The final prong—promotion—began with a new digital platform, “Greece From Home”, that offers inspiring videos and live streams of diverse locations and experts like chefs, artists and musicians in action. The platform allows those not currently able to visit to absorb authentic Greek experiences, while also providing access to training for the local population that will ensure hospitality services are even better when they restart. It was created by a young team led by Greece’s chief creative officer, Steve Vranakis, former executive director of Google’s Creative Lab for Europe, the Middle East and Africa, who sees it as part of a new approach for tourism. “We’re getting tons of people who want to put their content out there, from travel and history to culture.
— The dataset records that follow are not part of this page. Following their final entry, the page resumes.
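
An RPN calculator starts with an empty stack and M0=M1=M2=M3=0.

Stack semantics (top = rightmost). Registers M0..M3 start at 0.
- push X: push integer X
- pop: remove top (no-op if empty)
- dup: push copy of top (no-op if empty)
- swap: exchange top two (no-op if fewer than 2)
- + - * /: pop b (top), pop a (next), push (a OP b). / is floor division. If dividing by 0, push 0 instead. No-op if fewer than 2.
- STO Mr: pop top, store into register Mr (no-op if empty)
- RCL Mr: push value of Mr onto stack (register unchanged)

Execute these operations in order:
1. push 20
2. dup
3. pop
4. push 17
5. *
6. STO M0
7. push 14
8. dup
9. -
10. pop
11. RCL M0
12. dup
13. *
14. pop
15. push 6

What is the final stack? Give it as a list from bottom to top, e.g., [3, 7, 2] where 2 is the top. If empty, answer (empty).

After op 1 (push 20): stack=[20] mem=[0,0,0,0]
After op 2 (dup): stack=[20,20] mem=[0,0,0,0]
After op 3 (pop): stack=[20] mem=[0,0,0,0]
After op 4 (push 17): stack=[20,17] mem=[0,0,0,0]
After op 5 (*): stack=[340] mem=[0,0,0,0]
After op 6 (STO M0): stack=[empty] mem=[340,0,0,0]
After op 7 (push 14): stack=[14] mem=[340,0,0,0]
After op 8 (dup): stack=[14,14] mem=[340,0,0,0]
After op 9 (-): stack=[0] mem=[340,0,0,0]
After op 10 (pop): stack=[empty] mem=[340,0,0,0]
After op 11 (RCL M0): stack=[340] mem=[340,0,0,0]
After op 12 (dup): stack=[340,340] mem=[340,0,0,0]
After op 13 (*): stack=[115600] mem=[340,0,0,0]
After op 14 (pop): stack=[empty] mem=[340,0,0,0]
After op 15 (push 6): stack=[6] mem=[340,0,0,0]

Answer: [6]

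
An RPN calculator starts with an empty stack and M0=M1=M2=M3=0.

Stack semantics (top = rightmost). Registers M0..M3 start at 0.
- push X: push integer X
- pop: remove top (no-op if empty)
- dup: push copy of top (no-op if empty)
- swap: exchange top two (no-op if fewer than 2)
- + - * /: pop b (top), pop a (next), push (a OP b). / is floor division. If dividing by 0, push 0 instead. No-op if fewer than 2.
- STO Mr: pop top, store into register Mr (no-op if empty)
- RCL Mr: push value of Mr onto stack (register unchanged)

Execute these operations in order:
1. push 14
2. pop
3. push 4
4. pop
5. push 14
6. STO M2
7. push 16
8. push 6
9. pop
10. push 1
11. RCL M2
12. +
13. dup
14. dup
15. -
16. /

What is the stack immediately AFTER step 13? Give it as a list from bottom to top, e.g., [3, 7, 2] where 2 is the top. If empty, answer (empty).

After op 1 (push 14): stack=[14] mem=[0,0,0,0]
After op 2 (pop): stack=[empty] mem=[0,0,0,0]
After op 3 (push 4): stack=[4] mem=[0,0,0,0]
After op 4 (pop): stack=[empty] mem=[0,0,0,0]
After op 5 (push 14): stack=[14] mem=[0,0,0,0]
After op 6 (STO M2): stack=[empty] mem=[0,0,14,0]
After op 7 (push 16): stack=[16] mem=[0,0,14,0]
After op 8 (push 6): stack=[16,6] mem=[0,0,14,0]
After op 9 (pop): stack=[16] mem=[0,0,14,0]
After op 10 (push 1): stack=[16,1] mem=[0,0,14,0]
After op 11 (RCL M2): stack=[16,1,14] mem=[0,0,14,0]
After op 12 (+): stack=[16,15] mem=[0,0,14,0]
After op 13 (dup): stack=[16,15,15] mem=[0,0,14,0]

[16, 15, 15]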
It’s great to see that,” he told the Kathimerini newspaper.


Investing in a post-coronavirus future

As well as safely restarting tourism, the government is moving forward with an ambitious 10-year development plan that will “enhance the competitiveness, quality, authenticity and sustainability of our tourism product,” says Theocharis. This month, for example, it was confirmed that the U.S.’s Mohegan Gaming & Entertainment (MGE) and its Greek partner GEK Terna are the winning investors for a resort and casino complex at Hellinikon near Athens, Europe’s biggest urban redevelopment scheme.

MGE are not the only firm currently looking at tourism and related infrastructure projects, states Georgios Filiopoulos, CEO of investment and promotion agency Enterprise Greece: “There is still strong international interest. Greece’s long-term prospects have not changed, and the fact that the Greek government acted quickly and decisively in containing coronavirus sends the message that Greece is a safe country to visit or invest in.” Prime Minister Mitsotakis has an additional message for visitors. “The tourism experience this summer may be slightly different,” he told CNN, “But you will still have a fantastic experience in Greece.”